Status update on my job search
This is a follow-up to the video I did: help for job + story about my CV. I still have nothing concrete to share. There are some openings and I already applied for one developer position. I did it because I need something: I do not know if I am fit for the task, though I am hoping for the best and will keep trying.
Below is an overview of how things stand.
In that video I talked about my CV: I described it as “underwhelming”. People explained that I was wrong in that I can populate the CV with all the informal work I have done. Here it is: https://protesilaos.com/cv. Take out everything I publish on this website and you see why I thought the way I did.

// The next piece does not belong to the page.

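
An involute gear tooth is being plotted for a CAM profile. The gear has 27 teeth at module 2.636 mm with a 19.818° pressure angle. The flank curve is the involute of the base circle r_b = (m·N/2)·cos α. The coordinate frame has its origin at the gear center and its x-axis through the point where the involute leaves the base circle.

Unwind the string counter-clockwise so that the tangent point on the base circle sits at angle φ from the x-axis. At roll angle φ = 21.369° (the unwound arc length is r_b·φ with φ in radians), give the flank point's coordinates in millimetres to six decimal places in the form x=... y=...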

I used to think that only formal qualifications count. The rest of what I do and love would be relegated to some “hobbies” section. This is informed by my past experiences, all of which came with strict requirements for degrees and certificates. For example, I would apply for a position that demanded English language skills. At the time, I had about 500 articles on my website—five hundred! (Now it’s over 1000, quality notwithstanding.) So I thought I would use my publications as proof that I am not a fraud. Nope, I never got past the initial stage. Never! When I would contact a human, they would reply with the generic “sorry, sir …” and reiterate the stipulation for formal qualifications.
To acquire such qualifications, you need a job that pays handsomely; to get the job you need the qualifications. You explain the problem only to be dismissed as an ideologue. They console you with a “good luck”, which puts an end to your complaints and reminds you of what needs to be done. Hence the epidemic of unpaid traineeships for highly skilled positions. I met several lads who were on their third or fourth unpaid role: I hated it and would not be a part of it. Besides, one must already be able to afford being a trainee without remuneration…

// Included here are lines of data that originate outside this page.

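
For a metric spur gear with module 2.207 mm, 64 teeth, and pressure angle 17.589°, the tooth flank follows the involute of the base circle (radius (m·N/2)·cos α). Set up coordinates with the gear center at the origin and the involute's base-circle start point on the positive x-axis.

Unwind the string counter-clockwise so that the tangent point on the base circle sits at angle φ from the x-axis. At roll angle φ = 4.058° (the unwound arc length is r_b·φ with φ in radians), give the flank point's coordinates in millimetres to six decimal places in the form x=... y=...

pitch radius r_p = m·N/2 = 2.207·64/2 = 70.624000
base radius r_b = r_p·cos α = 70.624000·cos 17.589° = 67.322236
roll angle φ = 4.058° = 0.07082546 rad
x = r_b·(cos φ + φ·sin φ) = 67.322236·(0.99749293 + 0.07082546·0.07076626) = 67.490877
y = r_b·(sin φ − φ·cos φ) = 67.322236·(0.07076626 − 0.07082546·0.99749293) = 0.007969

x=67.490877 y=0.007969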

To me, formalities and status are irrelevant. I care about the person at the qualitative level and I do not pursue “social points” for myself. Philosophy does that to the mind. The above is not my opinion or how I judge people. It is how I was treated in a world that is oblivious to the human element. I eventually gave up searching for jobs and scholarships (I once thought I would become an academic), and simply did part-time manual labour.

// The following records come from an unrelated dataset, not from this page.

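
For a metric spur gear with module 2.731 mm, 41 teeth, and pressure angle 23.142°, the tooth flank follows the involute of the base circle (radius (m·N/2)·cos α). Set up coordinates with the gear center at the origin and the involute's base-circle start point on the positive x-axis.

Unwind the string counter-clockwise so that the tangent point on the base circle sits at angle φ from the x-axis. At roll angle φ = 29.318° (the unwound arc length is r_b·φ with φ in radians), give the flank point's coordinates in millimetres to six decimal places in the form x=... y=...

pitch radius r_p = m·N/2 = 2.731·41/2 = 55.985500
base radius r_b = r_p·cos α = 55.985500·cos 23.142° = 51.480551
roll angle φ = 29.318° = 0.51169563 rad
x = r_b·(cos φ + φ·sin φ) = 51.480551·(0.87191549 + 0.51169563·0.48965640) = 57.785401
y = r_b·(sin φ − φ·cos φ) = 51.480551·(0.48965640 − 0.51169563·0.87191549) = 2.239458

x=57.785401 y=2.239458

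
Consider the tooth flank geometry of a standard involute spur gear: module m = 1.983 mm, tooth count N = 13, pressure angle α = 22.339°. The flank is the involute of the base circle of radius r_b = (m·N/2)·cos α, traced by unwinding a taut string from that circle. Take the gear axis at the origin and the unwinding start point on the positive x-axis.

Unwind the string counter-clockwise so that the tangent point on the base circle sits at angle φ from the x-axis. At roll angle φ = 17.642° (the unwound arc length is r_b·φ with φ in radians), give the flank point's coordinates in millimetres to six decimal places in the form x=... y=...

pitch radius r_p = m·N/2 = 1.983·13/2 = 12.889500
base radius r_b = r_p·cos α = 12.889500·cos 22.339° = 11.922159
roll angle φ = 17.642° = 0.30791099 rad
x = r_b·(cos φ + φ·sin φ) = 11.922159·(0.95296876 + 0.30791099·0.30306853) = 12.473998
y = r_b·(sin φ − φ·cos φ) = 11.922159·(0.30306853 − 0.30791099·0.95296876) = 0.114917

x=12.473998 y=0.114917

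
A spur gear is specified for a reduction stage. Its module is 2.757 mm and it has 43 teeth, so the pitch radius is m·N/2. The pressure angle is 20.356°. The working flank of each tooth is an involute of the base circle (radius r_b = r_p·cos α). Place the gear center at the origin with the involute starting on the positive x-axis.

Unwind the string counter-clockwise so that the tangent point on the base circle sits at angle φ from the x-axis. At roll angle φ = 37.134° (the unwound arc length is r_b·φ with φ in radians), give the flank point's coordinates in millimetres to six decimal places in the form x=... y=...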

Based on the feedback I have received, the programming world is more relaxed in this requirement. I am well aware that it is not all sunshine and rainbows in this field, though there is hope that it offers some immediate relief.
Encouragement and advice
I have received lots of messages, especially from the Emacs community. They contain words of encouragement as well as helpful advice. I am replying to all of them, though it takes time. Right now I have 60 unread emails. I hope to get to zero by the end of the weekend. Normally, I reply within a day, though it is impossible under these exceptional circumstances. Thanks to everyone and expect my reply soon!
I am interested in Clojure and Common Lisp because they are closer to my Elisp skills. They thus appeal to me. I understand there is not much demand for either of them, especially the latter, and there are no positions for beginners.
I am also looking into server-related fields. I can rely on my knowledge of Unix, though I understand there are enterprise-grade tools involved: I know nothing about them.
The point is that I must pick one. Given my predicament, I will probably end up with JS or server stuff, despite my preference for the Lisps.
“Beautiful place; stay there”
I agree with the sentiment that my mountains are nice. Though there is more to life than sparsely populated landscapes. If I am to pay rent at or around city-level prices, I might as well live in a city to benefit from all its amenities and potential for sociability.
My stay here has allowed me to remake myself and do the sort of internal work that no CV or other token can ever capture: I became a philosopher (plus all the free software goodies). It has also taught me that one’s residence must provide for fallback options. Autonomy cannot be exercised in marginalisation and against unfavourable institutional arrangements, but I will not elaborate in abstract right now.
Here I only have a plan A, which is not sustainable due to the rapidly rising cost of living and exorbitant rates for accommodation. There simply is no alternative in my area. Precarity grinds you, even though the beautiful vistas offer some consolation.
Remote work is an option, yes, though it does not change the fact that this region has no fallback options. I am happy to work remotely in the short-term, but change must happen regardless.
Relocation without a job
Some people offer me a room at their place and are willing to cover the necessities. I thank them and explain that I cannot accept such offers: they are not tied to an employment position. The risk of relocating without having a job is too high. Imagine I visit you, spend 6 months with nothing to show for, and then find myself homeless in a country whose local tongue I am unfamiliar with.
I received two offers for an interest-free loan. In general, a loan is useful, though I cannot take one under the prevailing conditions. The reason is that unless I have a job, I cannot guarantee that I will service the debt.
Hoping for the best
I will continue applying for job openings and hope for a positive outcome. Given that relocation schemes are hard to find, I am focusing on the software industry as it offers possibilities for remote work.
My plea for help stands: if you know an employer, please put me in contact with them. I am not asking for charity. Just bring the human factor back to this world.